More than 50 women from 18 CWA branches on the Mid North Coast, from Nambucca Heads in the north, west to Gloucester and south to Bulahdelah, came together in Kendall on October 30, for the 89th annual Mid North Coast conference, discussing everything from Poland to the United Nations Sustainable Goals.
“We have a very simple charter, to represent and advocate for women and girls especially in rural and remote areas, on the issues which affect them, so they can have a better life moving forward,” said CWA Australian president, Dorothy Coombe.
“With 22,000 members in 1200 branches across Australia many think we are all old women wearing cloaks thinking in the past, but really, we are women who advocate for local causes which are important and relevant to our members, Australia-wide,” Mrs Coombe said.
“We no longer fight for what elastic is in women's underwear, but rather, we fight for issues that are relevant today.
“We have recently adopted the 17 United Nations Sustainable Goals, covering everything from poverty to education to world hunger to life under the water, to building communities and infrastructure and each of them have goals.
“We are really excited because when national issues like electricity prices come up we now have a platform from which to advocate,” she said.
“It is important that ladies in these clubs, working with community, who know the issues facing them, and the issues they are working to change or fixed, can be passed through the chain and we can continue to advocate their issues on a state, national and international stage.”
The range of areas the CWA are currently working in, advocating on behalf of the community, and their members is quite broad, and Mid North Coast Group president, Margaret Breust said, it was a testament to CWA relevancy that members from all 18 clubs went to Kendall.
“We are an evolving group, who are trying to appeal to modern day women; in the 1920s when the CWA began. the ladies had a cause and stuck to it, these days we are active in a number of areas from the danger of button batteries to supporting family and domestic violence awareness campaigns,” Mrs Breust said.

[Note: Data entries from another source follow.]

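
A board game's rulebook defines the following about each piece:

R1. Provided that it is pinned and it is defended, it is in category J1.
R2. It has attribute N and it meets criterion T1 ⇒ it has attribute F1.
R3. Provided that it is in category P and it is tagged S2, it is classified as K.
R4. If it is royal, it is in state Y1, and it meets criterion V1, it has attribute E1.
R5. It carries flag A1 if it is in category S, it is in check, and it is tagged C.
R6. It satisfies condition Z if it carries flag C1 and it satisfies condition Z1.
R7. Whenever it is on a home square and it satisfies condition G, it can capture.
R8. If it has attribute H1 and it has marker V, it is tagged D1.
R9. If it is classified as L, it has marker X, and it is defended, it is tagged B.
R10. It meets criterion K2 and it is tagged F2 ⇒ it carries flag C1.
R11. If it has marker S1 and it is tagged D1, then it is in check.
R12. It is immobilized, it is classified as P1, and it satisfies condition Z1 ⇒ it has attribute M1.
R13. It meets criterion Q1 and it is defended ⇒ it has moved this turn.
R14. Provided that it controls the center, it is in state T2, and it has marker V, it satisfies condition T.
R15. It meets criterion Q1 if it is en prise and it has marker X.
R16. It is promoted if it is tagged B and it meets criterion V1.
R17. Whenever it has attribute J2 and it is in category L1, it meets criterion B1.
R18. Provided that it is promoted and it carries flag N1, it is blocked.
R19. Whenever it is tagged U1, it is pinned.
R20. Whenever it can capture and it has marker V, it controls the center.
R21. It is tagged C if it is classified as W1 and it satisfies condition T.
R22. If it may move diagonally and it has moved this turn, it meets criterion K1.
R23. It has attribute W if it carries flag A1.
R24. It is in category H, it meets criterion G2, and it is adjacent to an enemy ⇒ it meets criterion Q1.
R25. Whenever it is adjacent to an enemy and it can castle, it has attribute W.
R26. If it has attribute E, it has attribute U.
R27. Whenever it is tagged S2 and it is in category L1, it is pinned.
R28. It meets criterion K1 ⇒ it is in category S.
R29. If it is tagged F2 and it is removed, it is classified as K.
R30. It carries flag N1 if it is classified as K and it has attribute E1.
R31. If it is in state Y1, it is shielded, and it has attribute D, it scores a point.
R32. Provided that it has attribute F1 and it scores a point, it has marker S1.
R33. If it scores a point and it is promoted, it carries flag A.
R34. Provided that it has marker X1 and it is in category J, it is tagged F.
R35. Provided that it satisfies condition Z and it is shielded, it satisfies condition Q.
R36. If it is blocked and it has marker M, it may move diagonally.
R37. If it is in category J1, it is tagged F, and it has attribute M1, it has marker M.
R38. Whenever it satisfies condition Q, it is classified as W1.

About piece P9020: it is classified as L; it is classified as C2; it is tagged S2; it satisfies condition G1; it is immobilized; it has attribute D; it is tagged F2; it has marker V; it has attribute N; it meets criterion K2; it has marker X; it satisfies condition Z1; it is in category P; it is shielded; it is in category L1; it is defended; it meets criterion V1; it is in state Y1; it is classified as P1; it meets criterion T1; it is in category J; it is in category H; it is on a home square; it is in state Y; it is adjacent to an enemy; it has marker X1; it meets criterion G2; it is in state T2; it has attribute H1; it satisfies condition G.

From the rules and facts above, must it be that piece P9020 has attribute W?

Forward chaining from the given facts derives: has attribute F1, is classified as K, can capture, is tagged D1, is tagged B, carries flag C1, has attribute M1, is promoted, controls the center, meets criterion Q1, is pinned, scores a point, has marker S1, carries flag A, is tagged F, is in category J1, satisfies condition Z, is in check, has moved this turn, satisfies condition T, satisfies condition Q, has marker M, is classified as W1, is tagged C.
Rules concluding "it has attribute W": R23 needs "it carries flag A1"; R25 needs "it can castle" — none of these are established.

No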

“At the conference today we had an excellent turnout, with all 18 groups in our region represented in Kendall and we also two incredible guest speakers Wendy Hudson and National CWA president Dorothy Coombe,” she said.
Kendall local Wendy Hudson spoke to the women present about the work the Kendall Tennis Club has done in the community and the association with the Kendall CWA, in fostering a community in Kendall.